I didn't expect them to mention Garnet emulation at the unveiling, though - the unveiling is about the future, not the past. But as a long-time Palm supporter, the Garnet emulator is a pre-requisite for my choosing the Pre over Android. I want the past *and* the future, darnit!
Palm didn't develop the emulator, Access did. I would hope that now that Access can see that Palm have dumped the PalmOS and those legacy customers they will release the Android version of the Garnet emulator and we can bury Palm for the last time.
Long time PalmOS user. I bought the OS not the company.
Watch the Palm keynote http://palmone.r3h.net/downloads.palm.com/ces.mov and see if your opinion changes. It looks to be a very nice device, taking a lot of what the iPhone does right interface wise and doing it better.
Not a'tall. I use Python on my N800 quite a lot, and performance is good enough even for animated games such as http://behexed.sourceforge.net for example. I suspect Ruby (and Python) would run just fine on Pre - if Palm is smart enough to permit it.
http://shootout.alioth.debian.org/u32q/benchmark.php?test=all&lang=...
Given the choice I'd rather have python. It seems to be faster on just about everything. (given my hobby of doing recreational math computational research, speed is desired, regardless of platform, for fun and profit.)
The Palm Pre looks nice but I am certain it has the same problems iPhone and the G1 phone have: turn on GPS, bluetooth and G3 mode and you can literally watch the battery drop on these phones. The irony is that all the tech sites talking about these phones in forums tell you to turn everything off. So, you end up with a regular phone with a cool touch sensitive screen. There is a certain comical irony to them. I have the G1 Android phone and I accidentally left GPS and bluetooth on and I had to plug the phone in by the afternoon to make a phone call. Lovely battery performance, eh?
..and? You're using by definition power intensive applications rather than just saying: "Well I had EVERY SINGLE 'FEATURE' turned off and it drained in a day" v. "I HAD EVERY SINGLE FEATURE TURNED on AND IT DRAINED in a day"

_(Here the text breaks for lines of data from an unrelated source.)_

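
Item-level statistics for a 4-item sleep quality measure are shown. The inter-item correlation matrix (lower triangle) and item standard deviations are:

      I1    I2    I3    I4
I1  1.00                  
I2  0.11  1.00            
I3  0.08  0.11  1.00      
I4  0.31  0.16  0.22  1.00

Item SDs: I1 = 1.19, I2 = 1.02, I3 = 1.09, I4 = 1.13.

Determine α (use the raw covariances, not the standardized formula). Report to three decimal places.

α = 0.445

Σσ²ᵢ = 1.19² + 1.02² + 1.09² + 1.13² = 4.9215
Covariances σ_ij = r_ij · s_i · s_j:
  σ(I1,I2) = 0.11 × 1.19 × 1.02 = 0.1335
  σ(I1,I3) = 0.08 × 1.19 × 1.09 = 0.1038
  σ(I1,I4) = 0.31 × 1.19 × 1.13 = 0.4169
  σ(I2,I3) = 0.11 × 1.02 × 1.09 = 0.1223
  σ(I2,I4) = 0.16 × 1.02 × 1.13 = 0.1844
  σ(I3,I4) = 0.22 × 1.09 × 1.13 = 0.2710
σ²_T = Σσ²ᵢ + 2·Σσ_ij = 4.9215 + 2 × 1.2319 = 7.3853
α = (4/3)·(1 − 4.9215/7.3853) = 0.445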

See the idea? You get 'features' or you get battery life, your choice.
That said I am in now way a fan of assinine (power sucking) phone features of today's phones, nor of the network providers and their even more assinine service plans...

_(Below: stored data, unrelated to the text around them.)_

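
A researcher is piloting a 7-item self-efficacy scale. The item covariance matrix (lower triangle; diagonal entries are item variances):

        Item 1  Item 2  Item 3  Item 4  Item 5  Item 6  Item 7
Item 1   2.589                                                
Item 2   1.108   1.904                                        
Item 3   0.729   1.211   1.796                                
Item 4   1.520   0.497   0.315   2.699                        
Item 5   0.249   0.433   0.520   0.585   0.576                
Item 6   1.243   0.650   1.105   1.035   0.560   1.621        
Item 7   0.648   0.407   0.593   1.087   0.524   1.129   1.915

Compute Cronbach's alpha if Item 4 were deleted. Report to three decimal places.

α = 0.817

Remaining items: Item 1, Item 2, Item 3, Item 5, Item 6, Item 7 (k = 6).
sum of item variances = 2.589 + 1.904 + 1.796 + 0.576 + 1.621 + 1.915 = 10.401
total variance = 10.401 + 2 × 11.109 = 32.619
α (item deleted) = (6/5)·(1 − 10.401/32.619) = 0.817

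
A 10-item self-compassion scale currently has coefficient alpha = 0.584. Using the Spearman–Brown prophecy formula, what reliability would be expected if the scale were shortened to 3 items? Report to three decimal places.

predicted reliability = 0.296

Length factor m = 3/10 = 0.3000
α' = m·α / (1 − (1−m)·α)
   = 3/10 × 0.584 / (1 − (1 − 3/10) × 0.584)
   = 0.1752 / 0.5912 = 0.296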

Oh, what happened to the days when phones were meant for talking to people??
I don't even own a phone with a camera - I use a camera for that. I don't do text messaging - I use email for that. I don't listen to MP3s going down the road - I listen to 97.7 (San Antonio, TX). I don't check my e-mail unless I'm at home, or I'll use my web access if needed - from a real computer.
Seriously, the money being wasted on these devices makes me sick!
--The loon
I agree. And it scares me a bit. Are these the first attitudes we take on to eventually end up like our grandparents who don't see the point of all this new-fangled technology, and waste everyone's time carefully writing out checks at the grocery store checkout stand because they never figured out how to use their debit cards? The younger folks are gaining more influence and the world is changing as a consequence.
Of course, in my case, I'm also terribly non-social. My main complaint about cell phones in general is that people can call you on them. ;-)
Edited 2009-01-11 00:58 UTC
The problem with that mentality is that there's always going to be someone who can one-up you. E.g., I still remember using a rotary dial telephone on a party line (aka, several houses sharing a single phone line - when one house got a call, the phone rang at all of them, and you identified calls for your number by listening for a specific ring tone).
We got along just fine with that system - so is everything beyond that just a frivolous waste of money?
With ANY technology, there are going to be people who use it in frivolous was. But that doesn't mean that there are no actual legitimate uses for said technology.